Muitos pagaram com a vida, pra que pudéssemos continuar vivendo, com o direito de Ir e Vir.
Livres!
Passado alguns meses, já estava familiarizada com o ambiente da farmácia, tão diferente do lugar de onde eu vinha.
As pessoas eram gentis comigo e isso me encorajava a prosseguir,mesmo sabendo que deveria me dedicar muito, até saber ''ler as letras dos médicos'', quando alguém chegava com uma receita do Dr.Fornazzari,Zanetti,Renato,Vantroba ou Farid.
Após um certo tempo, aprendi aplicar injeções e até mesmo, já manipulava algumas fórmulas,orientada pela Marica, irmã da Cacilda da livraria Martins .
Todo final de tarde, aparecia por lá um anjo chamado Ângelo Baggio, que morreu ainda tão jovem e irradiava uma luz, que emocionava á todos.
Acabei gostando tanto de trabalhar naquele lugar, que fiquei muito desorientada, quando a Farmácia fechou, depois que ''seu Pessoa foi embora,naquele final de domingo, em que, todos juntos trabalhamos a seu pedido, naquele plantão, como se previsse, que seria a ultima vez.
Por volta das 5 horas, veio a noticia do seu inesperado falecimento, e diante daquela realidade,ficamos sem saber o que fazer.
Lembro porem, que coube á mim e a Terezinha Lopes, a filha do "seu Maurilio, ir dar a trágica noticia ao seu filho Miguel, que estava no Cine Central.
E a partir daquele dia, nunca mais aquelas portas se abriram naquele local.
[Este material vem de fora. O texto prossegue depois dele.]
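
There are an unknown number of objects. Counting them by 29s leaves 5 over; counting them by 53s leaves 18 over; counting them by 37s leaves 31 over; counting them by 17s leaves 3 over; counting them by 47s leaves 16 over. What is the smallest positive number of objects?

24348695

From N ≡ 5 (mod 29) write N = 5 + 29t. Substituting into N ≡ 18 (mod 53) gives 29t ≡ 13 (mod 53), and since 29⁻¹ ≡ 11 (mod 53), t ≡ 37. Hence N ≡ 5 + 29·37 = 1078 (mod 1537).
From N ≡ 1078 (mod 1537) write N = 1078 + 1537t. Substituting into N ≡ 31 (mod 37) gives 1537t ≡ 26 (mod 37), and since 20⁻¹ ≡ 13 (mod 37), t ≡ 5. Hence N ≡ 1078 + 1537·5 = 8763 (mod 56869).
From N ≡ 8763 (mod 56869) write N = 8763 + 56869t. Substituting into N ≡ 3 (mod 17) gives 56869t ≡ 12 (mod 17), and since 4⁻¹ ≡ 13 (mod 17), t ≡ 3. Hence N ≡ 8763 + 56869·3 = 179370 (mod 966773).
From N ≡ 179370 (mod 966773) write N = 179370 + 966773t. Substituting into N ≡ 16 (mod 47) gives 966773t ≡ 45 (mod 47), and since 30⁻¹ ≡ 11 (mod 47), t ≡ 25. Hence N ≡ 179370 + 966773·25 = 24348695 (mod 45438331).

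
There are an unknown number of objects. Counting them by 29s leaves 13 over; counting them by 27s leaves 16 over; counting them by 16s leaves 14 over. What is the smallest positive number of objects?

2014

The moduli are pairwise coprime; M = 29·27·16 = 12528.
M/29 = 432; 432 ≡ 26 (mod 29); 26·19 ≡ 1, so inverse 19.
M/27 = 464; 464 ≡ 5 (mod 27); 5·11 ≡ 1, so inverse 11.
M/16 = 783; 783 ≡ 15 (mod 16); 15·15 ≡ 1, so inverse 15.
N ≡ 13·432·19 + 16·464·11 + 14·783·15 = 352798.
352798 mod 12528 = 2014.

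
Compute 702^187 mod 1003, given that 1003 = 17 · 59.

Mod 17: 702 ≡ 5; by Fermat, exponent reduces to 187 mod 16 = 11; 5^11 ≡ 11 (mod 17).
Mod 59: 702 ≡ 53; by Fermat, exponent reduces to 187 mod 58 = 13; 53^13 ≡ 48 (mod 59).
Combine by CRT: x ≡ 11 (mod 17), x ≡ 48 (mod 59) ⇒ x ≡ 402 (mod 1003).

402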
Sempre fui bem tratada por aquela família Pessoa.
Almoçava diariamente junto com dona Matilde e o seu João.Eu que era só uma ''aprendiz de atendente, recebia da parte de todos muita atenção, por isso, essa convivência diária me permitiu conhecer seus amigos, como o Romeu Crissi, Mirzinho,Professor Rosinhas, que alem de ter sido Prefeito da cidade, era talentoso pintor, das nossas lindas paisagens.
Professor Orreda,nosso querido mestre, que viveu todos os anos da sua longa vida, derramando poesia sobre nossa Pérola do Sul.
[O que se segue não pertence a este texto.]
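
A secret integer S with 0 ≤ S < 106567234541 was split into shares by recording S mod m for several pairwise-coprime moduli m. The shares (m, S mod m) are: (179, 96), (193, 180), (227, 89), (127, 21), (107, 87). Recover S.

99348188802

The moduli are pairwise coprime; N = 179·193·227·127·107 = 106567234541.
N/179 = 595347679; 595347679 ≡ 123 (mod 179); 123·163 ≡ 1, so inverse 163.
N/193 = 552161837; 552161837 ≡ 31 (mod 193); 31·137 ≡ 1, so inverse 137.
N/227 = 469459183; 469459183 ≡ 29 (mod 227); 29·47 ≡ 1, so inverse 47.
N/127 = 839112083; 839112083 ≡ 96 (mod 127); 96·86 ≡ 1, so inverse 86.
N/107 = 995955463; 995955463 ≡ 105 (mod 107); 105·53 ≡ 1, so inverse 53.
S ≡ 96·595347679·163 + 180·552161837·137 + 89·469459183·47 + 21·839112083·86 + 87·995955463·53 = 31003846205692.
31003846205692 mod 106567234541 = 99348188802.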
Era ainda bem jovem nessa época, o nosso Mestre Orreda, porem só bem mais tarde, nos anos 90, tive a oportunidade de rever, ao visitar o Núcleo, a convite da prima Doraci Elias.
Então pude finalmente dizer, ao apertar sua mão, que tinha muito orgulho de ter nascido numa cidade,que era tão cantada por ele, em verso e prosa.
Dei á ele uma tela pintada pelo meu esposo Ronaldo,em troca ganhei uma fita de VHS do desfile do cinquentenário de Irati.
Por tudo isso que vi e vivi,agradeço a grande Família Pessoa, pela oportunidade de um dia, ter sido parte integrante na farmácia,que me permite dizer hoje:
- Foi a minha segunda família, sem dúvida alguma.